I do a bit of beauty/model/band photography, all photos which the client uses for promotional purposes. I'm stuck as to whether or not I should be watermarking the photos with my website url or not. I've seen people with no watermarks, small discrete ones, and huge ones with giant url's across a good portion of the image. If a client is paying me to take these photos, do I have the right to put a small url on the image? Is that something you just price out before hand that if you choose to have no watermark you pay more?

What are your thoughts? :D:D:D
 
I'm not a pro but this is my opinion: Showing them on your website with a mark is fine. I wouldn't give the finished images to a client with watermarks, however. If you are furnishing them with hard prints, stamp the back and/or include a business card. I donated some framed prints for a charity auction and signed the matt (I don't have business cards.)
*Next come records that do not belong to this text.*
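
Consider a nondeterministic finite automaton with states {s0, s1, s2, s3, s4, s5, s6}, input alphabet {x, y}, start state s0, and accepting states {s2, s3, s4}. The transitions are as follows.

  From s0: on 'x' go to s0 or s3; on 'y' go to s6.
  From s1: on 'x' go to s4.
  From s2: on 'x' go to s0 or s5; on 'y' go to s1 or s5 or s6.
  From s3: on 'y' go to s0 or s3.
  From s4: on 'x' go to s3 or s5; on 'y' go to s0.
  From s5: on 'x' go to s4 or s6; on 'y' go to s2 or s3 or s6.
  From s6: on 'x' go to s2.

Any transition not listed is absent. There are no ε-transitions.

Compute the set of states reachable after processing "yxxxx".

{s0, s2, s3, s5}

Start in {s0}.
Read 'y': {s0} → {s6}.
Read 'x': {s6} → {s2}.
Read 'x': {s2} → {s0, s5}.
Read 'x': {s0, s5} → {s0, s3, s4, s6}.
Read 'x': {s0, s3, s4, s6} → {s0, s2, s3, s5}.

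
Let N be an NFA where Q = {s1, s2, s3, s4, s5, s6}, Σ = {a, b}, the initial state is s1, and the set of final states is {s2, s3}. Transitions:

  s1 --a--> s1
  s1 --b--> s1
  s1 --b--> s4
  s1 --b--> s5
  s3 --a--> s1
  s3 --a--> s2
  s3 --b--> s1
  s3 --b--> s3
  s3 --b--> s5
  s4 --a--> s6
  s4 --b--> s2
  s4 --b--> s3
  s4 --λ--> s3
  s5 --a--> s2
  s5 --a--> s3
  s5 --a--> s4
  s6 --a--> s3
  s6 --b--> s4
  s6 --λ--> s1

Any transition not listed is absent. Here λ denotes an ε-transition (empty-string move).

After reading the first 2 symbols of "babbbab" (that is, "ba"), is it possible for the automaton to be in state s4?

Start in {s1}.
Read 'b': s1→{s1, s4, s5}; union {s1, s4, s5}; ε-closure = {s1, s3, s4, s5}.
Read 'a': s1→{s1}, s3→{s1, s2}, s4→{s6}, s5→{s2, s3, s4}; now {s1, s2, s3, s4, s6}.
State s4 is in {s1, s2, s3, s4, s6}.

Yes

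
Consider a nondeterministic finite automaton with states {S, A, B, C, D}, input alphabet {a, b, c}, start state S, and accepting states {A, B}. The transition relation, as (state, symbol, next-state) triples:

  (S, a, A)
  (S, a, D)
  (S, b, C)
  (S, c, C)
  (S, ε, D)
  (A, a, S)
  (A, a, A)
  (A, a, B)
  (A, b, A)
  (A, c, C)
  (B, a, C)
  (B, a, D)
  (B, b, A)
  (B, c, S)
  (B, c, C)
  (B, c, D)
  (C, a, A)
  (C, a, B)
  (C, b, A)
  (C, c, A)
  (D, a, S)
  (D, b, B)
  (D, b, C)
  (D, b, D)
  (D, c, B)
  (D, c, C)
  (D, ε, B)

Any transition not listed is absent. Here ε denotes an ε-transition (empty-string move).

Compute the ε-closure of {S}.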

As far as the size of the watermark, for me, the less conspicuous, the better.
 
I think this comes down to the contract and ownership rights you may or may not have discussed with your client. I am sure there are people a lot more qualified to answer this on here than me, but from what i understand whether you have the right to put them there is determined by what your client has paid you for. I would ask them if they mind you putting them there, and send a sample with a small discreet watermark in one of the corners, they are more likely to agree to this than a large distracting one.
watermarks like this are generally purely for advertising, they dont a lot away from the image, and the image can still be easily used with it in place. large transparent ones across the middle are usually to prevent them being downloaded and used without your consent.
 
I find that 99.999% of watermarks to be distracting and take attention away from the image. That's why I don't use them. I want the viewers attention to be on the image itself. You should strive to make your images so good that people ask who make this instead of just shoving your name in someone's face with a distracting watermark.
 
Don't watermark/sign/add logo to images destined for advertising/promotional use by a commercial client.

They want to advertise/promote their business, not yours.
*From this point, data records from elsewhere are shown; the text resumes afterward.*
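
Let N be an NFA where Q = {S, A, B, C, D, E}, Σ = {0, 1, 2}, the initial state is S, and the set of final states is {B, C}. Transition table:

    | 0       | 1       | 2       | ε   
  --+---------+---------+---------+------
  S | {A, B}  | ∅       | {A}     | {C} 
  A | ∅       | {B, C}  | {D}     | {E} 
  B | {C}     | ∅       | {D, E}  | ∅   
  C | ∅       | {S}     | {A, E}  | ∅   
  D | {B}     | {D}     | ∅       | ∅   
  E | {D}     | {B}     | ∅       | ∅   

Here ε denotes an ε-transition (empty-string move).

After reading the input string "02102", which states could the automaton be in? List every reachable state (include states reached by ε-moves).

{A, D, E}

Start: ε-closure({S}) = {S, C}.
Read '0': S→{A, B}, C→∅; union {A, B}; ε-closure = {A, B, E}.
Read '2': A→{D}, B→{D, E}, E→∅; now {D, E}.
Read '1': D→{D}, E→{B}; now {B, D}.
Read '0': B→{C}, D→{B}; now {B, C}.
Read '2': B→{D, E}, C→{A, E}; now {A, D, E}.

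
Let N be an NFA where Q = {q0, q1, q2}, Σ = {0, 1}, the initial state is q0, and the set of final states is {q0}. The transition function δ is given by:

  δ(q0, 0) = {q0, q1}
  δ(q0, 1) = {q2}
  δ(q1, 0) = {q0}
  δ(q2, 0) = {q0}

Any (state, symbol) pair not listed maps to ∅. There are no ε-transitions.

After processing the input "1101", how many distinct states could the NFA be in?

Start in {q0}.
Read '1': q0→{q2}; now {q2}.
Read '1': q2→∅; now ∅.
The set is empty and remains empty for the remaining 2 symbols.
That set has 0 states.

0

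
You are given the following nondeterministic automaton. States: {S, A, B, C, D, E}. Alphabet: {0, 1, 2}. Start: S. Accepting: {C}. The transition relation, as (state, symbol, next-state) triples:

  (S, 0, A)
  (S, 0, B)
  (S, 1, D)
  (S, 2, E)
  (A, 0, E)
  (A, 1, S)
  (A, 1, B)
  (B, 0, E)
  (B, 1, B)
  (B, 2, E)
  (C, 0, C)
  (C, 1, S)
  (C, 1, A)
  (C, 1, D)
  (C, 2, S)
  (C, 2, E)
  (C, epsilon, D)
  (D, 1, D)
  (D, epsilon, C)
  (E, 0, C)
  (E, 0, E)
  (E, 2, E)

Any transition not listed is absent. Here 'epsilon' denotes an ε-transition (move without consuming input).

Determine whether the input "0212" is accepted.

No

Start in {S}.
Read '0': S→{A, B}; now {A, B}.
Read '2': A→∅, B→{E}; now {E}.
Read '1': E→∅; now ∅.
The set is empty and remains empty for the remaining 1 symbol.
The final set ∅ contains no accepting state.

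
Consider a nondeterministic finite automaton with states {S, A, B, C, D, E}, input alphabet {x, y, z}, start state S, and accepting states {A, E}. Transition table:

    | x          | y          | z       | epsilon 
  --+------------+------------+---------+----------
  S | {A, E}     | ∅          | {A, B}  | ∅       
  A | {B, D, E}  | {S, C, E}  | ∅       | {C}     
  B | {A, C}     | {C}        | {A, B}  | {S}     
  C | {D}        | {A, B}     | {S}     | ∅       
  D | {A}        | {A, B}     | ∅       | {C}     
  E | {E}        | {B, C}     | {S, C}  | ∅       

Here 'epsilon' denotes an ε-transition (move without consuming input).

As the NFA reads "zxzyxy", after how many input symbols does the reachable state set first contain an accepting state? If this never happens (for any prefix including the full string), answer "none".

Start in {S}.
Read 'z': {S} → {S, A, B, C}.
None of the earlier sets intersect F, but {S, A, B, C} does.

1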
U.S. copyright law grants the copyright owner a broad bundle of rights.
Consequently, when providing images for commercial use you need to provide the client a use license (essentially a photo rental agreement) that stipulates quite specifically how, where, how big, how long, etc, they can use your photograph.

However, you can indeed add a use license provision that stipulates you will be provided watermarked images and that the watermark must remain during use.

It is not the same for retail customers. Retail customers buy images for personal use, not for commercial usage.
But, while it is hard to justify having a watermark on a digital image file on a disc of images intended for personal use printing, a watermark on a digital file intended for personal use online display isn't.
Here the issue is image resolution. A digital image file on a disc of images intended for personal use printing would have much more resolution than a digital file intended for personal use online display.